People think they miss manufacturing jobs. They don’t. They miss social benefits guaranteed by a union.

40 hour work week? Union won.
Worker’s comp insurance? Union won.
Overtime pay? Union won.

@jhankins This is absolutely true, but I do think people miss feeling like their labor is producing something useful to people like themselves, rather than being a complete and utter bullshit job making their boss even richer and making people like themselves deal with more and more bullshit in their everyday lives.
@dalias also a great point!
@dalias I still don't think there's going to be very many powerpoint artists looking for a job in a jeans factory at jeans factory wages though.
@jhankins

@fedops @jhankins The idea of a jeans factory in the sense that exists now, producing millions of units with the intent that most be thrown away for tax writeoffs and most of the rest worn a few times and thrown away, is obsolete anyway if we want a world that will continue to be livable.

Imagine instead though that labor were about developing and operating manufacturing technology to produce only what's wanted on demand, materials that last and that can be efficiently reclaimed when they don't, etc.

Instead of jobs to convince & manipulate people to shop for garbage.

@dalias yeah that would be nice. And in itself a much bigger change than "just" leftshoring manufacturing jobs again.

I don't think the phone sanitizers currently at the helm grasp this though, and it won't be in their interest anyway Seeing as they wrongshored everything for their own profit in the first place.
@jhankins

@fedops @jhankins Oh absolutely. I'm just exploring how "making things" vs "making things shit" fits into discontent & alienation experienced in labor.

@dalias am frequently thinking back to how quality and long-lasting products were made 100+ years ago. Let's say a cast-iron range, or a trolley car.

A worker was probably at least somewhat proud of their product. But even then capitalism alienated them from this feeling through hardships of labor and existential dread.
@jhankins

@fedops

Love the H2G2 reference. All those phone sanitizers still think the green leaves have "value."

@dalias @jhankins

@dalias as someone with a pretty good understanding of tax in one or two jurisdictions - in which tax jurisdiction does it make sense to make things you _intend_ to throw out (as distinct from paying less tax as a result of making less profit because you couldn't sell as many as you made)?

To be clear, I'm not doubting you here, but it seems like a really strange way to structure tax law.
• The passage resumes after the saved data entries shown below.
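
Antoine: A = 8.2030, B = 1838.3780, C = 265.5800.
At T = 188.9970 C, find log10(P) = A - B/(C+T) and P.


C+T = 454.5770
B/(C+T) = 4.0442
log10(P) = 8.2030 - 4.0442 = 4.1588
P = 10^4.1588 = 14416.1424 mmHg

14416.1424 mmHg


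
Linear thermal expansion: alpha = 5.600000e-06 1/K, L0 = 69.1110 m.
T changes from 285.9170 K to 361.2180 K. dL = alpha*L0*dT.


dT = 75.3010 K
dL = 5.600000e-06 * 69.1110 * 75.3010 = 0.029143 m
L_final = 69.140143 m

dL = 0.029143 m


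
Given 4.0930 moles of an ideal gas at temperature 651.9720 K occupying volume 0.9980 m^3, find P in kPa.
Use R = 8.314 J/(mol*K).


P = nRT/V = 4.0930 * 8.314 * 651.9720 / 0.9980
= 22186.0869 / 0.9980 = 22230.5480 Pa = 22.2305 kPa

22.2305 kPa


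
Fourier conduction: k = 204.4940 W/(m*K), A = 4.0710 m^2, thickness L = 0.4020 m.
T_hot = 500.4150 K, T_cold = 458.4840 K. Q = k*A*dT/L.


dT = 41.9310 K
Q = 204.4940 * 4.0710 * 41.9310 / 0.4020 = 86834.2063 W

86834.2063 W


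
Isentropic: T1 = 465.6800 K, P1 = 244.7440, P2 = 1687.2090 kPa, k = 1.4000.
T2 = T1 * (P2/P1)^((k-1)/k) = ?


(k-1)/k = 0.2857
(P2/P1)^exp = 1.7360
T2 = 465.6800 * 1.7360 = 808.4379 K

808.4379 K


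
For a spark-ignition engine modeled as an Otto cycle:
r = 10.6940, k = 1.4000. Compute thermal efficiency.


r^(k-1) = 2.5802
eta = 1 - 1/2.5802 = 0.6124 = 61.2436%

61.2436%


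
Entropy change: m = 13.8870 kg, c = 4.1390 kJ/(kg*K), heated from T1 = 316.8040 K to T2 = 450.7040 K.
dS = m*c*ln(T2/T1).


T2/T1 = 1.4227
ln(T2/T1) = 0.3525
dS = 13.8870 * 4.1390 * 0.3525 = 20.2627 kJ/K

20.2627 kJ/K


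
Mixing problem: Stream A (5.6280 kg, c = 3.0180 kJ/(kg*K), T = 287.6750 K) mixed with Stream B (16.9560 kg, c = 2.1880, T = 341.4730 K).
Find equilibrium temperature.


num = 17554.8027
den = 54.0850
Tf = 324.5778 K

324.5778 K


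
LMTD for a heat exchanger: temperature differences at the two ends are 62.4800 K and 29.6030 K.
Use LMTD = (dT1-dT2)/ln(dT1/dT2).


dT1/dT2 = 2.1106
ln(dT1/dT2) = 0.7470
LMTD = 32.8770 / 0.7470 = 44.0138 K

44.0138 K


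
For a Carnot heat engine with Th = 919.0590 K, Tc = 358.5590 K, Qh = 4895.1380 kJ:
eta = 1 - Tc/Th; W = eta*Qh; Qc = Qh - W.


eta = 1 - 358.5590/919.0590 = 0.6099
W = 0.6099 * 4895.1380 = 2985.3631 kJ
Qc = 4895.1380 - 2985.3631 = 1909.7749 kJ

eta = 60.9863%, W = 2985.3631 kJ, Qc = 1909.7749 kJ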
@dalias @fedops @jhankins I have done both and I can tell you that jobs in factories are much harder than the desk jobs most of us are used to β€” even if they happen to be more meaningful than many desk jobs are (which most aren't). If you want better conditions in your job, then you do not want to build cars on a conveyor belt or saw jeans. No, you just want: better conditions in your job. (It would of course be great of the people at the conveyor belt would get better conditions, too.)
@sbi @fedops @jhankins I'm not sure why this is a reply to what I said...?
@dalias @jhankins Alienation hit factory work before it hit office work. Running a machine to indempolate widgets or compress two doohickeys together is repetitive to the point of incoherence, and you never feel like you made something meaningful you would recognise in your daily life.
@spacehobo @jhankins Factory yes, but factory is also pretty much entirely junk work (see downthread). I had in mind roles that are actually involved in building the infrastructure of human civilization, not mass produced garbage to convince people to buy, and that actually involve human skills, not using a human as a more expendable substitute for an expensive machine.
@spacehobo @dalias @jhankins
100% true, but OTOH it now _has_ hit office work (certainly in my case), which (in theory) should help the "workers by hand or by brain" (as UK Labour's old clause IV had it) that they're all on the same side...

@spacehobo @dalias @jhankins

Charlie Chaplin, Modern Times.

@resuna @spacehobo @dalias @jhankins

How about Lordstown strike of 1972? Besides tedious work, the workers also had an unsympathetic union leadership who didn't feel the same need to "make a difference".

@dalias @jhankins I'd add that it could also work out if both aspects were decoupled. Give people agency and the feeling to provide something useful. UBI and strong communal exchange of help and service might already be a solution for a lot of people.

@dalias @jhankins well said, and also not needing tertiary education to be able to afford a house, which is harder to crack.

(Also blue collar cultural values, but unions rightly deserve some credit for that).